WEEKEND OPEN BAR: Sequel Superiority!
[WEEKEND OPEN BAR: The one-stop ramble-about-anything weekend post at OL. Comment on the topic at hand. Tell us how drunk you are. Describe a comic you bought. This is your chance to bring the party.]
It was during the 8th century BCE that the Greek poet-Jedi known as Homer detailed the events of the Trojan War with the Iliad. An impassioned narrative of a conflict between kings, warriors, gods, and mortals, Homer’s epic poem has been celebrated since its inception. However, the readers who stop after reading the final line of the Iliad (“Thus, then, did they celebrate the funeral of Hector tamer of horses.“) has only treated themselves to half of the story.
The second half of the tale comes in the form of the Odyssey, an epic which follows Odysseus on his dangerous voyage home. Odysseus is a hero of the Trojan War (like the Trojan Horse? Yeah, that was his idea), but he’s slipped into a slick puddle of shit-luck. As such, his return to Ithaca has been delayed by incredible storms, man-eating monsters, an encounter with Polyphemos that ends with being cursed by Poseidon, the allure of Sirens’ songs, and more than a few battles. Oh, when Odysseus finally gets home, he has to figure out how to kill all of the assholes that’ve been depleting his estate and trying to court his wife.
But don’t worry – Odysseus pulls it off, and in style!
“’Dogs! You thought I would never come back from Troy, so you have been carving up my substance, forcing the women to lie with you, courting my wife before I was dead, not fearing the gods who rule the broad heavens, nor the execration of man which follows you for ever. And now the cords of death are made fast about you all!’”

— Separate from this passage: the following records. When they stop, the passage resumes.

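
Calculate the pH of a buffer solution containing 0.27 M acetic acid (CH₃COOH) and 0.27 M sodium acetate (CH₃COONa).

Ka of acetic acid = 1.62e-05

pKa = -log(1.62e-05) = 4.79. pH = pKa + log([A⁻]/[HA]) = 4.79 + log(0.27/0.27)

pH = 4.79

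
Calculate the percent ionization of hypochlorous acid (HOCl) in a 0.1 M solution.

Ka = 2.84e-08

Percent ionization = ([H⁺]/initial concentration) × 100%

Using Ka equilibrium: x² + Ka×x - Ka×C = 0. Solving: [H⁺] = 5.3277e-05. Percent = (5.3277e-05/0.1) × 100

Percent ionization = 0.0533%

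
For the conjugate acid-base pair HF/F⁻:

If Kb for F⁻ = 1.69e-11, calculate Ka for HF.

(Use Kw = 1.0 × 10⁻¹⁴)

For a conjugate pair Ka × Kb = Kw, so Ka = Kw/Kb = 1.0 × 10⁻¹⁴ / 1.69e-11 = 5.92e-04.

K_a = 5.92e-04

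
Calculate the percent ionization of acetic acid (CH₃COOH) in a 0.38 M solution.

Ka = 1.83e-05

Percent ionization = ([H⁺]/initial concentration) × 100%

Using Ka equilibrium: x² + Ka×x - Ka×C = 0. Solving: [H⁺] = 2.6279e-03. Percent = (2.6279e-03/0.38) × 100

Percent ionization = 0.692%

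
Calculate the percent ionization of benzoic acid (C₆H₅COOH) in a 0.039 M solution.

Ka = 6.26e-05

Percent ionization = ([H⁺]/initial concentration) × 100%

Using Ka equilibrium: x² + Ka×x - Ka×C = 0. Solving: [H⁺] = 1.5315e-03. Percent = (1.5315e-03/0.039) × 100

Percent ionization = 3.93%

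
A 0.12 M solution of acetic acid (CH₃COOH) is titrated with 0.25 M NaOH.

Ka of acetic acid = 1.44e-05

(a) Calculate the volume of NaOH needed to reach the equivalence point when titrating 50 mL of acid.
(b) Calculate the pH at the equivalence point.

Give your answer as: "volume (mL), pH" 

moles acid = 0.12 × 50/1000 = 0.006 mol; V_base = moles/0.25 × 1000 = 24.0 mL. At equivalence only the conjugate base is present: [A⁻] = 0.006/0.074 = 8.1081e-02 M. Kb = Kw/Ka = 6.94e-10; [OH⁻] = √(Kb × [A⁻]) = 7.5038e-06; pOH = 5.12; pH = 14 - pOH = 8.88.

V = 24.0 mL, pH = 8.88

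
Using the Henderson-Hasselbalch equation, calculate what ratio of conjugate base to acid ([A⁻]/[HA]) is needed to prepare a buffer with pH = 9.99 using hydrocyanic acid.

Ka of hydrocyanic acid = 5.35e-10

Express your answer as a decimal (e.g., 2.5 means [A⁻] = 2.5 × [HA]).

pKa = -log(5.35e-10) = 9.2716. pH = pKa + log([A⁻]/[HA]), so log([A⁻]/[HA]) = pH − pKa = 9.99 − 9.2716 = 0.7184. [A⁻]/[HA] = 10^(0.7184) = 5.23

[A⁻]/[HA] = 5.23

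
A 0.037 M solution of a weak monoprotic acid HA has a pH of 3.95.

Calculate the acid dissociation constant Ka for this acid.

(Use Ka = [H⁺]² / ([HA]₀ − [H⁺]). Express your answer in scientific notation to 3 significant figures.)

[H⁺] = 10^(−pH) = 10^(−3.95) = 1.122e-04 M. For HA ⇌ H⁺ + A⁻, Ka = [H⁺][A⁻]/[HA] = [H⁺]² / ([HA]₀ − [H⁺]) = (1.122e-04)² / (0.037 − 1.122e-04) = 3.41e-07.

K_a = 3.41e-07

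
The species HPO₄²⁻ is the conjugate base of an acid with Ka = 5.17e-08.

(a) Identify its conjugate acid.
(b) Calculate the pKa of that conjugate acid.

(a) The conjugate acid is formed by adding one H⁺ to HPO₄²⁻, giving H₂PO₄⁻. (b) pKa = -log(Ka) = -log(5.17e-08) = 7.29.

Conjugate acid: H₂PO₄⁻; pK_a = 7.29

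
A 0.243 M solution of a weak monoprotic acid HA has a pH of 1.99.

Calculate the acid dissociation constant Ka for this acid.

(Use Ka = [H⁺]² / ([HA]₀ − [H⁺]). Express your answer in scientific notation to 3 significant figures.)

[H⁺] = 10^(−pH) = 10^(−1.99) = 1.023e-02 M. For HA ⇌ H⁺ + A⁻, Ka = [H⁺][A⁻]/[HA] = [H⁺]² / ([HA]₀ − [H⁺]) = (1.023e-02)² / (0.243 − 1.023e-02) = 4.50e-04.

K_a = 4.50e-04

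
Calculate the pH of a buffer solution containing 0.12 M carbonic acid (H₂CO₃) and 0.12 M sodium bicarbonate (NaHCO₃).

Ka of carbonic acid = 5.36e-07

pKa = -log(5.36e-07) = 6.27. pH = pKa + log([A⁻]/[HA]) = 6.27 + log(0.12/0.12)

pH = 6.27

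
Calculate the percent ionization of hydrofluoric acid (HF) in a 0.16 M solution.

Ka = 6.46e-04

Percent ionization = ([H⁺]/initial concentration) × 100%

Using Ka equilibrium: x² + Ka×x - Ka×C = 0. Solving: [H⁺] = 9.8487e-03. Percent = (9.8487e-03/0.16) × 100

Percent ionization = 6.16%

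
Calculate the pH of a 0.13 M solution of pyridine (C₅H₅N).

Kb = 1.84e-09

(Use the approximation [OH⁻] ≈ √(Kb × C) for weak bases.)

[OH⁻] = √(Kb × C) = √(1.84e-09 × 0.13) = 1.5466e-05. pOH = 4.81, pH = 14 - pOH

pH = 9.19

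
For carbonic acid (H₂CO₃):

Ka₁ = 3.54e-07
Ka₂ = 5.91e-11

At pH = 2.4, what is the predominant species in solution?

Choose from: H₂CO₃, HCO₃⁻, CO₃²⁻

pKa₁ = 6.45, pKa₂ = 10.23. For a polyprotic acid the predominant species crosses at each pKa: below pKa_n the protonated form dominates, above it the deprotonated form does. At pH = 2.4, the predominant species is H₂CO₃.

H₂CO₃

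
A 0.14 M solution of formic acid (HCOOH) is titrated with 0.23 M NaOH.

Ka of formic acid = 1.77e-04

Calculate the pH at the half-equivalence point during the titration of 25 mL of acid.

At half-equivalence [HA] = [A⁻], so Henderson-Hasselbalch gives pH = pKa = -log(1.77e-04) = 3.75.

pH = pKa = 3.75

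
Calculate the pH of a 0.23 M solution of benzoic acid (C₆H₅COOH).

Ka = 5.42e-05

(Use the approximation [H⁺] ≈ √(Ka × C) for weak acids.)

[H⁺] = √(Ka × C) = √(5.42e-05 × 0.23) = 3.5307e-03. pH = -log(3.5307e-03)

pH = 2.45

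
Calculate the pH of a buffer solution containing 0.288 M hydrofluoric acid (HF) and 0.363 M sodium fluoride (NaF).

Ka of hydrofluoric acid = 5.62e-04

pKa = -log(5.62e-04) = 3.25. pH = pKa + log([A⁻]/[HA]) = 3.25 + log(0.363/0.288)

pH = 3.35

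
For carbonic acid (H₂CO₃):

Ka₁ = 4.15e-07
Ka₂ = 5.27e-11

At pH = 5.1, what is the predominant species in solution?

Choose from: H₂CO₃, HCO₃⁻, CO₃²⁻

pKa₁ = 6.38, pKa₂ = 10.28. For a polyprotic acid the predominant species crosses at each pKa: below pKa_n the protonated form dominates, above it the deprotonated form does. At pH = 5.1, the predominant species is H₂CO₃.

H₂CO₃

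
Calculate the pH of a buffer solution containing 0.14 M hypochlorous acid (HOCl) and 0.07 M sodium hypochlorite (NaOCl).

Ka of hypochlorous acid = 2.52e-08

pKa = -log(2.52e-08) = 7.60. pH = pKa + log([A⁻]/[HA]) = 7.60 + log(0.07/0.14)

pH = 7.30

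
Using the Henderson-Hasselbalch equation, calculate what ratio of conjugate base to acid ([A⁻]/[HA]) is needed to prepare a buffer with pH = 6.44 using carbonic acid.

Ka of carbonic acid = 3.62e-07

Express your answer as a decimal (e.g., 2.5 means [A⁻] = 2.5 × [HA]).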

Not only is the Odyssey a mythological tour de force that’s still read and studied and imitated today, it’s also the first documented sequel in the history of narrative. And it’s bad-ass. Hell, many believe it to be equal, if not superior, to the Iliad.

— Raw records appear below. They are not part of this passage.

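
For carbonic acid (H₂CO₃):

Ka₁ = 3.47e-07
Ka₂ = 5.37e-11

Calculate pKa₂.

pKa₂ = -log(Ka₂) = -log(5.37e-11) = 10.27.

pK_{a2} = 10.27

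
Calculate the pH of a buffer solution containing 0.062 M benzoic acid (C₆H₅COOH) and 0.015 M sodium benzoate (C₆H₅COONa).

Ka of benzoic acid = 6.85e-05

pKa = -log(6.85e-05) = 4.16. pH = pKa + log([A⁻]/[HA]) = 4.16 + log(0.015/0.062)

pH = 3.55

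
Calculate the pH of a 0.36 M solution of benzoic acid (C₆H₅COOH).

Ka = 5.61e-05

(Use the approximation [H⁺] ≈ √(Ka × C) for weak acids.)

[H⁺] = √(Ka × C) = √(5.61e-05 × 0.36) = 4.4940e-03. pH = -log(4.4940e-03)

pH = 2.35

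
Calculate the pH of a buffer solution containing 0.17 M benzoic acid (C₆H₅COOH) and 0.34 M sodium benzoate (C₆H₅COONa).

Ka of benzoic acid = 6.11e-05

pKa = -log(6.11e-05) = 4.21. pH = pKa + log([A⁻]/[HA]) = 4.21 + log(0.34/0.17)

pH = 4.51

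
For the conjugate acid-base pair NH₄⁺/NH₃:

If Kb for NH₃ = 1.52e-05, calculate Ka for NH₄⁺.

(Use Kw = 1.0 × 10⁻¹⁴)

For a conjugate pair Ka × Kb = Kw, so Ka = Kw/Kb = 1.0 × 10⁻¹⁴ / 1.52e-05 = 6.58e-10.

K_a = 6.58e-10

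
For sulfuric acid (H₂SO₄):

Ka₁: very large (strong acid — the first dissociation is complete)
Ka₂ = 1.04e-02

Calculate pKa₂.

pKa₂ = -log(Ka₂) = -log(1.04e-02) = 1.98.

pK_{a2} = 1.98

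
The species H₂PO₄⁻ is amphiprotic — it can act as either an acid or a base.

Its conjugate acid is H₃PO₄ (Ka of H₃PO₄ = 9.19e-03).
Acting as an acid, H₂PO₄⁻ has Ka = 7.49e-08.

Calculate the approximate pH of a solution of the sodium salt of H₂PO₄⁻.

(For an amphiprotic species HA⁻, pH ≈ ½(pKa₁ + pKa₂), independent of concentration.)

pKa₁ = -log(9.19e-03) = 2.04; pKa₂ = -log(7.49e-08) = 7.13. For an amphiprotic species, pH ≈ ½(pKa₁ + pKa₂) = ½(2.04 + 7.13) = 4.58.

pH = 4.58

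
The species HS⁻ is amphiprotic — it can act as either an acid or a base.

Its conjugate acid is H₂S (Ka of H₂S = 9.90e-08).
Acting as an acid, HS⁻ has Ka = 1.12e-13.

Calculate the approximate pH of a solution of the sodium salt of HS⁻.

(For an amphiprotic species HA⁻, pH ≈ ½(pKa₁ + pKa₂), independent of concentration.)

pKa₁ = -log(9.90e-08) = 7.00; pKa₂ = -log(1.12e-13) = 12.95. For an amphiprotic species, pH ≈ ½(pKa₁ + pKa₂) = ½(7.00 + 12.95) = 9.98.

pH = 9.98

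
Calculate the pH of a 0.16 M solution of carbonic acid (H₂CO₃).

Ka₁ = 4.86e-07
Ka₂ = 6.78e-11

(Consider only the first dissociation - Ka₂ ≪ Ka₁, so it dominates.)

First dissociation dominates. From Ka₁ = [H⁺][HA⁻]/[H₂A], x² + Ka₁·x − Ka₁·C = 0 with C = 0.16 M and Ka₁ = 4.86e-07. Solving: [H⁺] = (−Ka₁ + √(Ka₁² + 4·Ka₁·C)) / 2 = 2.7861e-04 M. pH = -log(2.7861e-04) = 3.56.

pH = 3.56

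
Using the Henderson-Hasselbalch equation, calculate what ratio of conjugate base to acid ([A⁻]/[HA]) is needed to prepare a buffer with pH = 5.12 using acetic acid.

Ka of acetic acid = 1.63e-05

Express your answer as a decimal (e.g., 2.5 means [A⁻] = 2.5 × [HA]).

pKa = -log(1.63e-05) = 4.7878. pH = pKa + log([A⁻]/[HA]), so log([A⁻]/[HA]) = pH − pKa = 5.12 − 4.7878 = 0.3322. [A⁻]/[HA] = 10^(0.3322) = 2.15

[A⁻]/[HA] = 2.15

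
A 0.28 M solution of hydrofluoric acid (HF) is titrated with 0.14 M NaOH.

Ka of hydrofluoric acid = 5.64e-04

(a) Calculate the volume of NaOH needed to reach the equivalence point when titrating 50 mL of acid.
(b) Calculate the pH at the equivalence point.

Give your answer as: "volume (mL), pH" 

moles acid = 0.28 × 50/1000 = 0.014 mol; V_base = moles/0.14 × 1000 = 100.0 mL. At equivalence only the conjugate base is present: [A⁻] = 0.014/0.150 = 9.3333e-02 M. Kb = Kw/Ka = 1.77e-11; [OH⁻] = √(Kb × [A⁻]) = 1.2864e-06; pOH = 5.89; pH = 14 - pOH = 8.11.

V = 100.0 mL, pH = 8.11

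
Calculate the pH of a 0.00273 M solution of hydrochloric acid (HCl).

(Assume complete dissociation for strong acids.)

[H⁺] = 0.00273 M for strong acid. pH = -log[H⁺] = -log(0.00273)

pH = 2.56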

Sure, there’s an argument to be had that most sequels are cheap cash-grabs that capitalize on the popularity of great works. There’s no denyin’ that much of the direct-to-video market is built on this premise. But with the Odyssey having been established nearly three thousand years ago, there’s a time-tested precedent that sometimes sequels are worthwhile continuations.